My kids have long begged for a dog, but because he is a reluctant animal person, my husband has resisted the idea for several years. Now that our kids are getting older and accepting more responsibilities, we recently revisited the topic and surprised them with a jumping, licking, nipping chocolate Labrador.
After the initial love affair abated, reality has set in and we have become intimately acquainted with the often arduous tasks associated with dog ownership. My husband will complain that he is the only one who has the pleasure of picking up after the puppy’s elimination (he only has the morning shift), and the kids are tiring of the dog’s rambunctious escapades while they try to eat breakfast in peace. I never realized just how much exercise one hyper, wiry four-legged creature requires. Skipping a walk is just not a possibility with a dog living under your roof.
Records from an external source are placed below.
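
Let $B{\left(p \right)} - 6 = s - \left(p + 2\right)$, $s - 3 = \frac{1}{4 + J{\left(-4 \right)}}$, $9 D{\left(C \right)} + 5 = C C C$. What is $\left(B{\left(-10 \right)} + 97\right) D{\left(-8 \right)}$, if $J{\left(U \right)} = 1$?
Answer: $- \frac{295207}{45} \approx -6560.2$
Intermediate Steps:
$D{\left(C \right)} = - \frac{5}{9} + \frac{C^{3}}{9}$ ($D{\left(C \right)} = - \frac{5}{9} + \frac{C C C}{9} = - \frac{5}{9} + \frac{C^{2} C}{9} = - \frac{5}{9} + \frac{C^{3}}{9}$)
$s = \frac{16}{5}$ ($s = 3 + \frac{1}{4 + 1} = 3 + \frac{1}{5} = \frac{16}{5} \approx 3.2$)
$B{\left(p \right)} = \frac{36}{5} - p$ ($B{\left(p \right)} = 6 - \left(- \frac{6}{5} + p\right) = \frac{36}{5} - p$)
$\left(B{\left(-10 \right)} + 97\right) D{\left(-8 \right)} = \left(\left(\frac{36}{5} - -10\right) + 97\right) \left(- \frac{5}{9} + \frac{\left(-8\right)^{3}}{9}\right) = \left(\left(\frac{36}{5} + 10\right) + 97\right) \left(- \frac{5}{9} + \frac{1}{9} \left(-512\right)\right) = \left(\frac{86}{5} + 97\right) \left(- \frac{5}{9} - \frac{512}{9}\right) = \frac{571}{5} \left(- \frac{517}{9}\right) = - \frac{295207}{45}$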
The Perils of Owning a Dog
We have quickly learned that leaving Legos on the floor is no longer an option. Reminiscent of toddler days, all chokeable items must be out of the “baby’s” reach. A puppy is another growing mouth to feed. While he doesn’t require three square meals, the dog does eat a rather expensive, high-quality, grain-free dog food twice a day. The mess from two children pales in comparison to the destruction the dog can do in minutes upon returning from outside. Muddy paws, slobbery jaws, and puppy teething tactics have turned my living room into a canine warzone.
The Fitness Perks of Dog Ownership
It goes without saying that my kids are learning the responsibility of helping care for another living creature. Despite the amount of work my husband and I have to invest in the dog daily, we strongly feel we are giving our children the gift of animal companionship and compassion, and the kids help out with feedings and taking the dog out to go potty.
Our now fifty pound bouncing fur ball of commotion demands exercise; he will not be denied his leash. The puppy is intolerable to be around—barking, nipping, and chewing— if he doesn’t run several times daily. The kids and I have been forced to take several breaks from our homeschool routine to periodically run him through our development (this has actually increased their attention and performance academically). Sometimes they will ride their bikes while I run the dog behind them. Other times, the kids chase after the dog on foot. On weekends, my husband scoots along on a skateboard while the dog runs at his side, and the kids pedal scooters or Ripstiks.
All around, doggy ownership has increased our already high activity level to heights we never imagined. This has been a wonderful bonus. While not all dogs are excessively energetic requiring high intensity exercise, most breeds thrive with brisk walking daily. If you have the time to devote to a dog, exercising the new addition to your family will benefit both you and your four-legged training partner.
We were warned that Labradors are a high energy breed, and now we are certain we have acquired the ultra endurance model. I have always considered our family exceptionally physically active, but with the addition of a dog to the family, we are redefining what “active” constitutes. Can a dog help increase your fitness level? I do believe mine has been taken to a different dimension. What is your experience?